Retrieve the latest checkpoint using `await storage.get_latest(workflow_name=workflow.name)`, then call `workflow.run(checkpoint_id=cp.checkpoint_id, stream=True)`. If resuming a human-in-the-loop flow, pass a `responses` dictionary mapping request IDs to approval objects. The framework restores executor state via `on_checkpoint_restore()` and continues execution from the exact instruction where it paused.
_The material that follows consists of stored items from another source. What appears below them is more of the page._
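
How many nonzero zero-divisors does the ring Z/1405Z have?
In Z/1405Z each nonzero element is either a unit (gcd with 1405 is 1) or a zero-divisor (gcd > 1). The number of units is φ(1405): factorise 1405 = 5 · 281, so φ(1405) = (5 − 1) · (281 − 1) = 4 · 280 = 1120. The nonzero elements number 1405 − 1 = 1404. Hence the nonzero zero-divisors number 1404 − 1120 = 284.

Final answer: Z/1405Z has 284 nonzero zero-divisors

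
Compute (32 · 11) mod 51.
46

Both factors are already reduced mod 51. 32 · 11 = 352. Dividing by 51: 352 = 6·51 + 46. So (32 · 11) mod 51 = 46.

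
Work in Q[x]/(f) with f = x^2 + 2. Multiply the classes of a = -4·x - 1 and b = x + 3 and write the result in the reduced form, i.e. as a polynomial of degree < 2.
a · b ≡ 5 - 13·x (mod f(x))

First multiply in Q[x] without reducing: a · b = -4·x^2 - 13·x - 3. Now divide by f(x) = x^2 + 2, eliminating the leading term at each step:
  leading term -4·x^2: subtract (-4)·f(x) = -4·x^2 - 8, leaving 5 - 13·x
The degree is now < 2, so this is the remainder. Hence a · b ≡ 5 - 13·x in Q[x]/(f).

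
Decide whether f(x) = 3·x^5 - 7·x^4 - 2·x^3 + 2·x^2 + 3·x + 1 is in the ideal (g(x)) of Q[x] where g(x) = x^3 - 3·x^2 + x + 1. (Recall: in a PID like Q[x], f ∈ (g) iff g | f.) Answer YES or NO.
YES

In Q[x] the ideal (g) consists of all multiples of g, so f ∈ (g) iff g | f, i.e. iff the remainder of f on division by g is 0. Divide f by g (g is monic, so eliminate the leading term of the running remainder at each step):
  leading term 3·x^5: subtract (3·x^2)·g(x) = 3·x^5 - 9·x^4 + 3·x^3 + 3·x^2, leaving 2·x^4 - 5·x^3 - x^2 + 3·x + 1
  leading term 2·x^4: subtract (2·x)·g(x) = 2·x^4 - 6·x^3 + 2·x^2 + 2·x, leaving x^3 - 3·x^2 + x + 1
  leading term x^3: subtract (1)·g(x) = x^3 - 3·x^2 + x + 1, leaving 0
The remainder is 0, so f(x) = g(x) · h(x) with h(x) = 3·x^2 + 2·x + 1. Hence g | f, i.e. f ∈ (g).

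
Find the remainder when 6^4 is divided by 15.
Use repeated squaring. Binary(4) = 100. Walk through the bits of the exponent 4 left-to-right: at each bit after the leading one, square the running value, then multiply by 6 if the bit is 1 (always reducing mod 15):
  bit 1 = 1 (leading): start with 6.
  bit 2 = 0: square 6^2 = 36 ≡ 6 (mod 15).
  bit 3 = 0: square 6^2 = 36 ≡ 6 (mod 15).
Final value: 6^4 ≡ 6 (mod 15).

Final answer: 6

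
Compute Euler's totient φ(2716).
φ(2716) = 1152

φ is multiplicative, with φ(p^e) = p^e − p^(e−1). Factorise 2716 = 2^2 · 7 · 97. Then
  φ(2716) = (2^2 − 2^1) · (7 − 1) · (97 − 1) = 2 · 6 · 96 = 1152.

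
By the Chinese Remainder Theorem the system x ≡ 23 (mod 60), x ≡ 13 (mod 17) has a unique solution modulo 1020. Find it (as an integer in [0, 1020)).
The moduli 60, 17 are pairwise coprime, so by the CRT there is a unique solution mod 60·17 = 1020.
Solve by successive substitution. Start with x ≡ 23 (mod 60).
  Combine with x ≡ 13 (mod 17): write x = 23 + 60·t and require 23 + 60·t ≡ 13 (mod 17), i.e. 60·t ≡ 13 − 23 ≡ 7 (mod 17). Since 60^(−1) ≡ 2 (mod 17) (60 ≡ 9 (mod 17)), t ≡ 2·7 ≡ 14 (mod 17). So x ≡ 23 + 60·14 = 863 (mod 1020).
Unique solution in [0, 1020): x = 863.

Final answer: x ≡ 863 (mod 1020); the representative in [0, 1020) is 863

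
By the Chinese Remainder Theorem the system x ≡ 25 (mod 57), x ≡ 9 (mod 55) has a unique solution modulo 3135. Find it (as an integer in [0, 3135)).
x ≡ 2704 (mod 3135); the representative in [0, 3135) is 2704

The moduli 57, 55 are pairwise coprime, so by the CRT there is a unique solution mod 57·55 = 3135.
Solve by successive substitution. Start with x ≡ 25 (mod 57).
  Combine with x ≡ 9 (mod 55): write x = 25 + 57·t and require 25 + 57·t ≡ 9 (mod 55), i.e. 57·t ≡ 9 − 25 ≡ 39 (mod 55). Since 57^(−1) ≡ 28 (mod 55) (57 ≡ 2 (mod 55)), t ≡ 28·39 ≡ 47 (mod 55). So x ≡ 25 + 57·47 = 2704 (mod 3135).
Unique solution in [0, 3135): x = 2704.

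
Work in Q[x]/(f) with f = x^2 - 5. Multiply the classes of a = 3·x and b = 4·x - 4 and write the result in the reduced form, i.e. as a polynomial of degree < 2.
First multiply in Q[x] without reducing: a · b = 12·x^2 - 12·x. Now divide by f(x) = x^2 - 5, eliminating the leading term at each step:
  leading term 12·x^2: subtract (12)·f(x) = 12·x^2 - 60, leaving 60 - 12·x
The degree is now < 2, so this is the remainder. Hence a · b ≡ 60 - 12·x in Q[x]/(f).

Final answer: a · b ≡ 60 - 12·x (mod f(x))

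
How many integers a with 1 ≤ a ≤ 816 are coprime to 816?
256

The number of a ∈ {1, ..., 816} with gcd(a, 816) = 1 is by definition Euler's totient φ(816). φ is multiplicative, with φ(p^e) = p^e − p^(e−1). Factorise 816 = 2^4 · 3 · 17. Then
  φ(816) = (2^4 − 2^3) · (3 − 1) · (17 − 1) = 8 · 2 · 16 = 256.
So there are 256 such integers.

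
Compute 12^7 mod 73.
Use repeated squaring. Binary(7) = 111. Walk through the bits of the exponent 7 left-to-right: at each bit after the leading one, square the running value, then multiply by 12 if the bit is 1 (always reducing mod 73):
  bit 1 = 1 (leading): start with 12.
  bit 2 = 1: square 12^2 = 144 ≡ 71; bit is 1, so multiply 71·12 = 852 ≡ 49 (mod 73).
  bit 3 = 1: square 49^2 = 2401 ≡ 65; bit is 1, so multiply 65·12 = 780 ≡ 50 (mod 73).
Final value: 12^7 ≡ 50 (mod 73).

Final answer: 50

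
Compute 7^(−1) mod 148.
7^(−1) ≡ 127 (mod 148)

Apply the extended Euclidean algorithm to (148, 7), tracking rows (r, s, t) with s·148 + t·7 = r. Each division r_prev = q·r_cur + r_new produces the new row as (previous row) − q·(current row):
  row A: (148, 1, 0)   [1·148 + 0·7 = 148]
  row B: (7, 0, 1)   [0·148 + 1·7 = 7]
  148 = 21·7 + 1   → row C = row A − 21·row B = (1, 1, −21)   [check: 1·148 − 21·7 = 1]
  7 = 7·1 + 0   → remainder 0, stop. gcd = 1 (last nonzero row C).
The gcd is 1, so 7 is invertible mod 148. The last nonzero row gives 1·148 − 21·7 = 1, so t = −21. So 7^(−1) ≡ −21 ≡ 127 (mod 148). Verify: 7 · 127 = 889 ≡ 1 (mod 148). ✓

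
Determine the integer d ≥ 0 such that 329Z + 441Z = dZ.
(329, 441) = (7); d = 7

In the PID Z, (a, b) is generated by gcd(a, b). Compute gcd(441, 329) with the extended Euclidean algorithm, tracking rows (r, s, t) with s·441 + t·329 = r:
  row A: (441, 1, 0)   [1·441 + 0·329 = 441]
  row B: (329, 0, 1)   [0·441 + 1·329 = 329]
  441 = 1·329 + 112   → row C = row A − 1·row B = (112, 1, −1)   [check: 1·441 − 1·329 = 112]
  329 = 2·112 + 105   → row D = row B − 2·row C = (105, −2, 3)   [check: −2·441 + 3·329 = 105]
  112 = 1·105 + 7   → row E = row C − 1·row D = (7, 3, −4)   [check: 3·441 − 4·329 = 7]
  105 = 15·7 + 0   → remainder 0, stop. gcd = 7 (last nonzero row E).
So gcd(329, 441) = 7, with Bézout identity 3·441 − 4·329 = 7. Containment (⊇): the Bézout identity exhibits 7 as an element of (329, 441), giving (7) ⊆ (329, 441). Containment (⊆): since 7 | 329 and 7 | 441 (329 = 7·47, 441 = 7·63), every Z-linear combination of 329 and 441 is divisible by 7, so (329, 441) ⊆ (7). Therefore (329, 441) = (7), d = 7.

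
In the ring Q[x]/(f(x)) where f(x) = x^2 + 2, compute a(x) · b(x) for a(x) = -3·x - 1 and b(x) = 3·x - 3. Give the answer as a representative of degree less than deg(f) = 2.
a · b ≡ 6·x + 21 (mod f(x))

First multiply in Q[x] without reducing: a · b = -9·x^2 + 6·x + 3. Now divide by f(x) = x^2 + 2, eliminating the leading term at each step:
  leading term -9·x^2: subtract (-9)·f(x) = -9·x^2 - 18, leaving 6·x + 21
The degree is now < 2, so this is the remainder. Hence a · b ≡ 6·x + 21 in Q[x]/(f).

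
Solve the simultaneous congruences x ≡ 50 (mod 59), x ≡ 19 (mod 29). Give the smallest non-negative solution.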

### Which storage backend should I use for production workloads?

Use **`FileCheckpointStorage`** for production. Defined in [`agent_framework/_workflows/_checkpoint.py`](https://github.com/microsoft/agent-framework/blob/main/agent_framework/_workflows/_checkpoint.py), this backend writes JSON metadata and pickled state to the local filesystem, ensuring checkpoints survive process restarts and server failures. `InMemoryCheckpointStorage` is suitable only for unit tests or ephemeral demonstrations where persistence is not required.

### Do executor IDs need to be deterministic for checkpointing to work?

Yes. Executors must use stable, deterministic IDs (such as `"counter"` or `"researcher"`) rather than randomly generated UUIDs. The restore mechanism reinstantiates executors by ID; if IDs change between runs, the framework cannot match saved state to the correct executor instance, causing `on_checkpoint_restore()` to fail or target the wrong component.